Dalam program de-dieselisasi, Indonesia memanfaatkan panel surya sebagai pengganti PLTD di berbagai wilayah 3T. Penggunaan energi surya ini dapat menghemat biaya negara karena memiliki biaya operasional yang lebih rendah. Dengan kombinasi tenaga surya dan sistem penyimpanan energi baterai, biaya listrik dapat ditekan hingga 0,08 hingga 0,20 dollar AS per kilowatt jam (kWh) atau sekitar Rp. 1.360 hingga Rp. 3.420.
Selain itu, Menteri Energi dan Sumber Daya Mineral (ESDM) menekankan bahwa konversi PLTD ke energi terbarukan dapat menurunkan Konsumsi BBM secara signifikan. Hal ini berpotensi mengurangi beban subsidi negara pada Anggaran Pendapatan dan Belanja Negara (APBN) yang diproyeksikan mencapai 210,1 triliun. Dengan demikian, anggaran tersebut dapat dialihkan untuk hal yang lebih dibutuhkan, seperti pembangunan infrastruktur yang merata di wilayah 3T.
Di sisi lain, penggunaan panel surya tidak memerlukan proses pengiriman bahan bakar, sehingga masyarakat dapat menikmati pasokan energi secara lebih stabil tanpa terkendala oleh keterbatasan mobilitas distribusi.
Lebih Ramah Lingkungan
Selain lebih hemat, peralihan dari PLTD ke panel surya juga bisa menjadi langkah konkret dalam menurunkan jejak karbon pada sektor kelistrikan di Indonesia. Penggunaan PLTD konvensional tidak hanya menyumbang emisi gas rumah kaca, tetapi juga memiliki risiko pencemaran lingkungan lokal, seperti kebocoran bahan bakar hingga polusi suara yang mengganggu warga sekitar. Oleh karena itu, pemanfaatan panel surya dinilai sebagai solusi yang lebih ramah lingkungan.

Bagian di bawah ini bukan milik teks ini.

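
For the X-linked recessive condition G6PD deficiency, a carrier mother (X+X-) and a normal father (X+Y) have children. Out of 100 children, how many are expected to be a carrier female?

Cross: X+X- × X+Y
Offspring: 1 X+X+, 1 X+Y, 1 X+X-, 1 X-Y
Probability of a carrier female: 1/4
Expected count = 1/4 × 100 = 25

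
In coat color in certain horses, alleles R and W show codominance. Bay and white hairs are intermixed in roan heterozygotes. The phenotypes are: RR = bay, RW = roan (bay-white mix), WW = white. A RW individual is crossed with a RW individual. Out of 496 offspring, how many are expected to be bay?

Punnett square for RW × RW:
Offspring genotypes: 1 RR, 2 RW, 1 WW
Phenotype counts: 1 bay, 2 roan (bay-white mix), 1 white
bay: 1 out of 4 → fraction 1/4
Expected count = 1/4 × 496 = 124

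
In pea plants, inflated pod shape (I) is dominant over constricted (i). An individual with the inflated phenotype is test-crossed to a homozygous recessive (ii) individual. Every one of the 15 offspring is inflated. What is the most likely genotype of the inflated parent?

Test cross: ? × ii
All offspring are inflated.
If the unknown parent were heterozygous (Ii), about half of 15 offspring would be constricted; none are. The unknown parent is most likely homozygous dominant (II).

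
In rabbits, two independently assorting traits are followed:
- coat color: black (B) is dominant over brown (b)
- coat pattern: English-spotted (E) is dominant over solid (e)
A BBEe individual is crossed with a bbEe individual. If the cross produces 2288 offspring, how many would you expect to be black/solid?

Dihybrid cross BBEe × bbEe — consider each gene separately:
coat color: BB × bb → 4 Bb → 4 B_ (out of 4)
coat pattern: Ee × Ee → 1 EE, 2 Ee, 1 ee → 3 E_ : 1 ee (out of 4)
Combine (counts out of 4 × 4 = 16): black/English-spotted (B_E_) = 4×3 = 12; black/solid (B_ee) = 4×1 = 4
Phenotype counts (out of 16): 12 black/English-spotted, 4 black/solid
black/solid: 4 out of 16 → fraction 1/4
Expected count = 1/4 × 2288 = 572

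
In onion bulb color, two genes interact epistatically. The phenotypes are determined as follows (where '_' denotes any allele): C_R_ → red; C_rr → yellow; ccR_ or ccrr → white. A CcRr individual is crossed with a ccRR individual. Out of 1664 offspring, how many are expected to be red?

Cross: CcRr × ccRR — consider each gene separately:
C gene: Cc × cc → 2 Cc, 2 cc → 2 C_ : 2 cc (out of 4)
R gene: Rr × RR → 2 RR, 2 Rr → 4 R_ (out of 4)
Genotype classes (out of 4 × 4 = 16): C_R_ = 2×4 = 8; ccR_ = 2×4 = 8
Apply the phenotype rules: C_R_ (8) → red; ccR_ (8) → white
Phenotype counts (out of 16): 8 red, 8 white
red: 8 out of 16 → fraction 1/2
Expected count = 1/2 × 1664 = 832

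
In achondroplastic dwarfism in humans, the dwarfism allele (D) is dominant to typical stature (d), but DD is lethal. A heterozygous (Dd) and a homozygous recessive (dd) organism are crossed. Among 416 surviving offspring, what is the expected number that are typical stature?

Cross: Dd × dd
Punnett square offspring (before lethality): 2 Dd, 2 dd
No DD offspring are produced in this cross.
typical stature: 2 out of 4 → fraction 1/2
Expected count = 1/2 × 416 = 208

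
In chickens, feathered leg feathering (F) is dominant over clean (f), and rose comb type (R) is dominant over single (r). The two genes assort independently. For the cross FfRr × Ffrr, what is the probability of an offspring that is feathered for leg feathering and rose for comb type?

Dihybrid cross FfRr × Ffrr — consider each gene separately:
leg feathering: Ff × Ff → 1 FF, 2 Ff, 1 ff → 3 F_ : 1 ff (out of 4)
comb type: Rr × rr → 2 Rr, 2 rr → 2 R_ : 2 rr (out of 4)
Looking for: feathered (F_) and rose (R_)
P(feathered) = 3/4, P(rose) = 2/4
P(both) = 3/4 × 2/4 = 6/16 = 3/8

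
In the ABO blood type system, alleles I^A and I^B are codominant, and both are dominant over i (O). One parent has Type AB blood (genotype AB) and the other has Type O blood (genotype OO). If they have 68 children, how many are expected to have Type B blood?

Cross: AB × OO
Possible offspring genotypes: 2 AO, 2 BO
Blood type counts: 2 Type A, 2 Type B
Probability of Type B: 2/4 = 1/2
Expected count = 1/2 × 68 = 34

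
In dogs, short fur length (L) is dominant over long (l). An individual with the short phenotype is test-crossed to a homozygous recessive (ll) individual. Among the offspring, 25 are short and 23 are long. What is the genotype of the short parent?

Test cross: ? × ll
Offspring: 25 short, 23 long — approximately 1:1.
A 1:1 ratio in a test cross indicates the unknown parent is heterozygous (Ll).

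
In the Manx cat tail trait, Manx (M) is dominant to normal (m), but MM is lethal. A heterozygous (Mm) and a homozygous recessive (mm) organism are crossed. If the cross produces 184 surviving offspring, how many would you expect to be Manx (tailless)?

Cross: Mm × mm
Punnett square offspring (before lethality): 2 Mm, 2 mm
No MM offspring are produced in this cross.
Manx (tailless): 2 out of 4 → fraction 1/2
Expected count = 1/2 × 184 = 92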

Dengan mengadopsi panel surya sebagai metode De-dieselisasi, tentunya proses produksi energi menjadi jauh lebih bersih, efisien, dan ramah lingkungan, sehingga dapat meningkatkan kualitas hidup masyarakat di wilayah 3T serta mewujudkan sistem energi yang lebih berkelanjutan di masa depan.